I wonder what he was really like. I wonder if you could talk to him. I want to trade mental hospital stories with him, just to see what he says. I want to know what drove him, what it was like growing up, being Oscar Levant as a boy.
A weird thing keeps happening. I like to fool around and adulterate photos (hmm, that sounded funny for a minute), which are all in the public domain so don't get on my case about it. Levant lived in the era of black and white, and the photos, while stylish, often aren't very gratifying. You can try to reverse the image into a negative, and play around with exposure and contrast, and that's about it. But pictures of Oscar - they do this strange thing.
A while ago I posted twelve variations on a small, very dark shot of him playing the piano in a concert hall. I don't know what happened, but as I played around with them, color began to explode out of the darkness. They somehow came out painterly, Chagalls and Van Goghs and even a few dark, treacly Old Masters. Some looked like Christmas lights, some were aqua and yellow and pink, and - hell, this just wasn't possible!

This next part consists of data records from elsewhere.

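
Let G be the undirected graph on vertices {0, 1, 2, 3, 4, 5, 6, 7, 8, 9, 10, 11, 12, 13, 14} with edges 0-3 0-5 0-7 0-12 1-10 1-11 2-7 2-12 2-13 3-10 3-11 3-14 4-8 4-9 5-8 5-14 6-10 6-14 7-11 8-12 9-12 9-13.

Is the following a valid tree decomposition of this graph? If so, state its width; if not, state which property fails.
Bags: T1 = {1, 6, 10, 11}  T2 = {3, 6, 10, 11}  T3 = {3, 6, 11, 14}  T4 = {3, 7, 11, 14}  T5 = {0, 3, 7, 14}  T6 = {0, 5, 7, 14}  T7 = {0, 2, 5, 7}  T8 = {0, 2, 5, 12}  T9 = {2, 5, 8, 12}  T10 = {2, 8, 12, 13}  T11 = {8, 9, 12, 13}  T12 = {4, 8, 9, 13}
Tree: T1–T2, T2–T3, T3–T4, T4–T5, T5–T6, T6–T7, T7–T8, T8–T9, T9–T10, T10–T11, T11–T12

Yes; width 3.

Every vertex of G appears in some bag (union = {0, 1, 2, 3, 4, 5, 6, 7, 8, 9, 10, 11, 12, 13, 14}); every edge is covered by a bag; and for each vertex v the set of bags containing v is connected in the bag tree. The decomposition is therefore valid. The largest bag has 4 vertices, so the width is 3.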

Levant had a gangster look about him, those double-breasted pinstriped suits and the cigarette dangling from the Edward G. Robinson-esque lips. I don't know where it came from, because I don't think he was tough: as W. C. Fields used to say, "I can lick my weight in wildflowers."
This shot, cropped out of a larger one like most of his photos (Levant was the eternal sidekick, never quite a full-fledged star) is more subdued, grainy like a remembered dream, but it produced some nice evening purples and dull gold highlights. Like Levant, it has its own strange kind of beauty, on the shadow side of the street.